Pourtant, selon une recherche en médecine publiée en 2016 et à suivre le professeur en neurologie de McGill, Sylvain Baillet, le véritable multitâche serait une impossibilité neurologique. Ce que nous appelons « multitâche » est en réalité un phénomène de commutation rapide entre différentes tâches, créant l’illusion de la simultanéité. Certes, nous pouvons réaliser deux activités simultanément lorsque l’une d’elles est devenue automatique par l’apprentissage répétitif, comme marcher et parler en même temps. Mais quand il s’agit de tâches au sens de comportements conscients et intentionnels, la donne est différente. Les expériences menées en 2015 par des chercheurs français, parmi lesquels Sébastien Marti et Stanislas Dehaene, ont démontré que lorsque le cerveau est confronté à deux tâches simultanées, les performances déclinent après seulement 500 millisecondes. Les processus liés à la seconde tâche sont soit allongés, soit retardés, entraînant une dégradation de l’information traitée. Le multitâche, c’est en somme l’assurance de faire des erreurs.

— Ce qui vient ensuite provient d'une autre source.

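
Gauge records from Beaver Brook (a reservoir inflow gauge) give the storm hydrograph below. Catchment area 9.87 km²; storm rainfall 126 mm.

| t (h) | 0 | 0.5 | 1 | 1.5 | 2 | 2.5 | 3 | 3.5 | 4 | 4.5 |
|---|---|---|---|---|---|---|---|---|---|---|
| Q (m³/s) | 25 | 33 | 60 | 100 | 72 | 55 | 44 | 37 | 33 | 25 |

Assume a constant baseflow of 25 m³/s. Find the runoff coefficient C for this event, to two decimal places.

C ≈ 0.34

ΣQ_DR = 234.0 m³/s; V = ΣQ_DR·Δt = 4.212 × 10^5 m³.
Runoff depth d = V / A = 42.67 mm.
C = d / P = 42.67 / 126 = 0.34.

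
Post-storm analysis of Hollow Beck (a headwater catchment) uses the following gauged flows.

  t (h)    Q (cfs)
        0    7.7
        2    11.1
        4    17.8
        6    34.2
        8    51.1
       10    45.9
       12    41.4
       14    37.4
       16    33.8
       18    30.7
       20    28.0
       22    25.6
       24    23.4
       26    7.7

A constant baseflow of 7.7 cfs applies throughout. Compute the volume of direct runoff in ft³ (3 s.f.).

V ≈ 2.07 × 10^6 ft³

Direct-runoff ordinates (Q − Q_b): 0.0, 3.4, 10.1, 26.5, 43.4, 38.2, 33.7, 29.7, 26.1, 23.0, 20.3, 17.9, 15.7, 0.0 cfs.
ΣQ_DR = 288.0 cfs.
With Δt = 2 h = 7200 s, V = ΣQ_DR · Δt = 288.0 × 7200 = 2.07 × 10^6 ft³.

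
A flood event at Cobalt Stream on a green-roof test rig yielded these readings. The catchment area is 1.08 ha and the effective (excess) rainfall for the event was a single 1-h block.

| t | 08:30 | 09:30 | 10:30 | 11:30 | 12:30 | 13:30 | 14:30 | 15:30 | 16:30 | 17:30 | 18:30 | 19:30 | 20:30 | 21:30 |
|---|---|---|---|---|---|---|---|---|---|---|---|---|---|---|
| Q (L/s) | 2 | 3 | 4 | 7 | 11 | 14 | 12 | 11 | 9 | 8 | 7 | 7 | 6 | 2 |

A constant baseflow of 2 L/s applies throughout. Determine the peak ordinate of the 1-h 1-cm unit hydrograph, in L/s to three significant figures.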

Autre affirmation, autre neuromythe, qui continue de fasciner : « Nous n’utilisons que 10% de notre cerveau. » Son origine reste mystérieuse, bien que certains l’attribuent au psychologue et philosophe William James. Cette idée séduisante a alimenté de nombreuses croyances New Age et inspiré nombre de méthodes de développement personnel promettant de libérer notre potentiel inexploité. La réalité scientifique est pourtant sans ambiguïté : nous utilisons 100% de notre cerveau, en permanence. Les avancées en techniques d’imagerie médicale moderne confirment cette activité constante. Même au repos, toutes les zones cérébrales présentent une activité significative, s'activant tour à tour dans un ballet neuronal incessant.
Enfin, contrairement à la croyance populaire, notre cerveau n’est pas le seul « maître à bord » lorsqu’il s’agit de prendre des décisions. La science a découvert un réseau neuronal sophistiqué logé dans notre ventre : le système nerveux entérique. Ce « second cerveau » comprend environ 500 millions de neurones. Il est en communication constante avec notre système nerveux central via le nerf vague, créant un axe direct intestin-cerveau. Cette communication bidirectionnelle explique pourquoi nos émotions affectent notre digestion (avoir « l'estomac noué » par le stress, « digérer une information »). Plus surprenant encore, cet axe intestin-cerveau explique pourquoi notre état digestif influence nos émotions et nos décisions.
La sérotonine, neurotransmetteur impliqué dans la régulation de l'humeur, est produite à 95% dans l’intestin. En d’autres termes, notre ventre est le principal producteur d’une substance chimique qui influence directement notre capacité à prendre des décisions de façon équilibrée.
Pour les managers, cette connaissance devrait nous amener à reconsidérer l’importance de notre instinct - ce fameux « feeling » qui pourrait être en partie influencé par notre système nerveux entérique. Notre « intelligence viscérale », celle des guts en anglais, mérite d’être écoutée avec attention, sans pour autant renoncer à l’analyse rationnelle.
Au travail comme ailleurs, la connaissance scientifique devrait guider nos pratiques, dissipant les fausses croyances pour nous permettre d’appréhender notre fonctionnement cognitif, affectif et social avec lucidité.